Ce n’est pas du voyeurisme que de lire cet ouvrage. C’est surtout pour (faire) comprendre le phénomène complexe du choc post-traumatique qui amène du stress chez la victime d’un viol, de l’amnésie et bien plus encore. En cette période de #Metoo et de prédateurs dénoncés par des actrices ou d’autres femmes, il faut arriver à faire rentrer dans la tête des gens, et pas seulement des mâles que ce n’est pas comme dénoncer un vol, un cambriolage. Il faut faire comprendre ce que le corps subit, le psychisme, les défenses (encore mal maîtrisées par les soignants) que le corps peut mettre en place. Vanessa Springora parlait de manière plus littéraire de son cas. Celui de Sarah Abitbol est un autre volet autour du même sujet d’une relation Dominant-Dominé.
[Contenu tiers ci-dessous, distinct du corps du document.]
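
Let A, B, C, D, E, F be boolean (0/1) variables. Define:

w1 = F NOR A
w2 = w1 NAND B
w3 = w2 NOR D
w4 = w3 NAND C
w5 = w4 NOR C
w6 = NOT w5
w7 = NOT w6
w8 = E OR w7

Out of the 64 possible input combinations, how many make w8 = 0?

w8 = E OR w7 must be 0, so both E = 0 and w7 = 0.
Enumerating the 64 input combinations, 32 give w8 = 0 and 32 give w8 = 1.

32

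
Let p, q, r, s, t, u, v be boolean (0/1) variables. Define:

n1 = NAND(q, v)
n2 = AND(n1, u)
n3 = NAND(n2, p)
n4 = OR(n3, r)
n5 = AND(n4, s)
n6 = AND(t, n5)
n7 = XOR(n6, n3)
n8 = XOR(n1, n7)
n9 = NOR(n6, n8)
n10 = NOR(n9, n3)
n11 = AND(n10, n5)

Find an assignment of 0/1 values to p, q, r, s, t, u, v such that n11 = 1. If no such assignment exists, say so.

p=1 q=0 r=1 s=1 t=1 u=1 v=0

n11 = AND(n10, n5) must be 1, so both n10 = 1 and n5 = 1.
n10 = NOR(n9, n3) must be 1, so both n9 = 0 and n3 = 0.
n5 = AND(n4, s) must be 1, so both n4 = 1 and s = 1.
Check with p=1 q=0 r=1 s=1 t=1 u=1 v=0:
n1 = NAND(q, v) = NAND(0, 0) = 1
n2 = AND(n1, u) = AND(1, 1) = 1
n3 = NAND(n2, p) = NAND(1, 1) = 0
n4 = OR(n3, r) = OR(0, 1) = 1
n5 = AND(n4, s) = AND(1, 1) = 1
n6 = AND(t, n5) = AND(1, 1) = 1
n7 = XOR(n6, n3) = XOR(1, 0) = 1
n8 = XOR(n1, n7) = XOR(1, 1) = 0
n9 = NOR(n6, n8) = NOR(1, 0) = 0
n10 = NOR(n9, n3) = NOR(0, 0) = 1
n11 = AND(n10, n5) = AND(1, 1) = 1
So n11 = 1 as required.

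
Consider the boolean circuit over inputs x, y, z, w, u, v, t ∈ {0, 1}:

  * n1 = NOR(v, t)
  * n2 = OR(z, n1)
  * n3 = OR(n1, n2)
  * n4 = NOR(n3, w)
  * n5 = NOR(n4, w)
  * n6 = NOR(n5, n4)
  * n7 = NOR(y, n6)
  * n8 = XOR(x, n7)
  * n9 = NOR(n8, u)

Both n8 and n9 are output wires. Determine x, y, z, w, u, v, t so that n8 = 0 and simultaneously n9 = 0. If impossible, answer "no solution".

x=0, y=0, z=1, w=1, u=1, v=1, t=0

Check with x=0, y=0, z=1, w=1, u=1, v=1, t=0:
n1 = NOR(v, t) = NOR(1, 0) = 0
n2 = OR(z, n1) = OR(1, 0) = 1
n3 = OR(n1, n2) = OR(0, 1) = 1
n4 = NOR(n3, w) = NOR(1, 1) = 0
n5 = NOR(n4, w) = NOR(0, 1) = 0
n6 = NOR(n5, n4) = NOR(0, 0) = 1
n7 = NOR(y, n6) = NOR(0, 1) = 0
n8 = XOR(x, n7) = XOR(0, 0) = 0
n9 = NOR(n8, u) = NOR(0, 1) = 0
So n8 = 0 and n9 = 0.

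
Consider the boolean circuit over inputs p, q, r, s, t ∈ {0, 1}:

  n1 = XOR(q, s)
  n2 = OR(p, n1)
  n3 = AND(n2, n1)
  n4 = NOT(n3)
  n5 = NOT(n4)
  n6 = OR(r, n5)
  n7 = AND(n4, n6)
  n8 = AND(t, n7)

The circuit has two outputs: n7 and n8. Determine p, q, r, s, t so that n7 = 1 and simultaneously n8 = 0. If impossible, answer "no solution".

Check with p=0, q=1, r=1, s=1, t=0:
n1 = XOR(q, s) = XOR(1, 1) = 0
n2 = OR(p, n1) = OR(0, 0) = 0
n3 = AND(n2, n1) = AND(0, 0) = 0
n4 = NOT(n3) = NOT 0 = 1
n5 = NOT(n4) = NOT 1 = 0
n6 = OR(r, n5) = OR(1, 0) = 1
n7 = AND(n4, n6) = AND(1, 1) = 1
n8 = AND(t, n7) = AND(0, 1) = 0
So n7 = 1 and n8 = 0.

p=0, q=1, r=1, s=1, t=0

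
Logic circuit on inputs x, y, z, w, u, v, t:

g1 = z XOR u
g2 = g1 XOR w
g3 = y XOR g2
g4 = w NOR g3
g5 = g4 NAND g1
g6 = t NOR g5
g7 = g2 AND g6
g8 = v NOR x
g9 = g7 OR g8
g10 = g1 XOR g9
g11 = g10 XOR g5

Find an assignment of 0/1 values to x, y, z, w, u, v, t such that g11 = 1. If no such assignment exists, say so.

g11 = g10 XOR g5 must be 1, so g10 and g5 differ.
Check with x=0, y=1, z=0, w=0, u=0, v=1, t=1:
g1 = z XOR u = 0 XOR 0 = 0
g2 = g1 XOR w = 0 XOR 0 = 0
g3 = y XOR g2 = 1 XOR 0 = 1
g4 = w NOR g3 = 0 NOR 1 = 0
g5 = g4 NAND g1 = 0 NAND 0 = 1
g6 = t NOR g5 = 1 NOR 1 = 0
g7 = g2 AND g6 = 0 AND 0 = 0
g8 = v NOR x = 1 NOR 0 = 0
g9 = g7 OR g8 = 0 OR 0 = 0
g10 = g1 XOR g9 = 0 XOR 0 = 0
g11 = g10 XOR g5 = 0 XOR 1 = 1
So g11 = 1 as required.

x=0, y=1, z=0, w=0, u=0, v=1, t=1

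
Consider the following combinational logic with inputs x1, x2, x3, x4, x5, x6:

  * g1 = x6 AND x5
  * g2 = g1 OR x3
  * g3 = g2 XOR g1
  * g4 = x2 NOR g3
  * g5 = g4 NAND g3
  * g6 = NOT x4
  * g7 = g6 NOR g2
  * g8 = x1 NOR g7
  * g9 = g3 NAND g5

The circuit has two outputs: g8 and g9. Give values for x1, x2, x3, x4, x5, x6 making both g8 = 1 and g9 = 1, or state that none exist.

Check with x1=0, x2=1, x3=0, x4=0, x5=1, x6=0:
g1 = x6 AND x5 = 0 AND 1 = 0
g2 = g1 OR x3 = 0 OR 0 = 0
g3 = g2 XOR g1 = 0 XOR 0 = 0
g4 = x2 NOR g3 = 1 NOR 0 = 0
g5 = g4 NAND g3 = 0 NAND 0 = 1
g6 = NOT x4 = NOT 0 = 1
g7 = g6 NOR g2 = 1 NOR 0 = 0
g8 = x1 NOR g7 = 0 NOR 0 = 1
g9 = g3 NAND g5 = 0 NAND 1 = 1
So g8 = 1 and g9 = 1.

x1=0, x2=1, x3=0, x4=0, x5=1, x6=0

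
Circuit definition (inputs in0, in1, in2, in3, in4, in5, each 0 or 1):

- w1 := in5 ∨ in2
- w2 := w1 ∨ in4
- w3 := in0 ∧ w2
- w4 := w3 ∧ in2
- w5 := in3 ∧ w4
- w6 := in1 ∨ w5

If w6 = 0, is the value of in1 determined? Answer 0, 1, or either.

0

w6 = in1 ∨ w5 must be 0, so both in1 = 0 and w5 = 0.
w5 = in3 ∧ w4 must be 0, so at least one of in3, w4 is 0.
Every assignment with w6 = 0 has in1 = 0; there are 28 such assignment(s).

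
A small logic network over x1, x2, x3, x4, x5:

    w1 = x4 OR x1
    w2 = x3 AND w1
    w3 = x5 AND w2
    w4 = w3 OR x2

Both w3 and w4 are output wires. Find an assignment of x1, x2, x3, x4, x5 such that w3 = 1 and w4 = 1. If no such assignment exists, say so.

x1=0, x2=0, x3=1, x4=1, x5=1

Check with x1=0, x2=0, x3=1, x4=1, x5=1:
w1 = x4 OR x1 = 1 OR 0 = 1
w2 = x3 AND w1 = 1 AND 1 = 1
w3 = x5 AND w2 = 1 AND 1 = 1
w4 = w3 OR x2 = 1 OR 0 = 1
So w3 = 1 and w4 = 1.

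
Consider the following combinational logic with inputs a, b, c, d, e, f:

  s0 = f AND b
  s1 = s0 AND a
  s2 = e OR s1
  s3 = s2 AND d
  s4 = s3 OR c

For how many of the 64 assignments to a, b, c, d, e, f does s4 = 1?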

Sarah Abitbol s’adresse à M.O, son ex-entraîneur des français volants (que l’on sait aujourd’hui être Gilles Beyer). Elle l’interpelle, lui pose des questions, l’accuse et aimerait avoir des réponses qu’il ne donnera sans doute jamais. Cela commence brièvement par la découverte du patinage puis rapidement le succès en compétition et une famille qui se saigne pour qu’elle vienne à Paris suivre la meilleure formation. Elle fait d’abord la rencontre de Jean-Christophe (Symond, ex entraineur aussi de Bryan Joubert). C’est un peu l’opposé de ce M. O, plus prévenant, plus technique, plus dans l’ombre aussi. Il sera mystérieusement débarqué de cette formation. Est-ce parce qu’il aurait vu cette « ombre » se glisser dans le vestiaire des filles ?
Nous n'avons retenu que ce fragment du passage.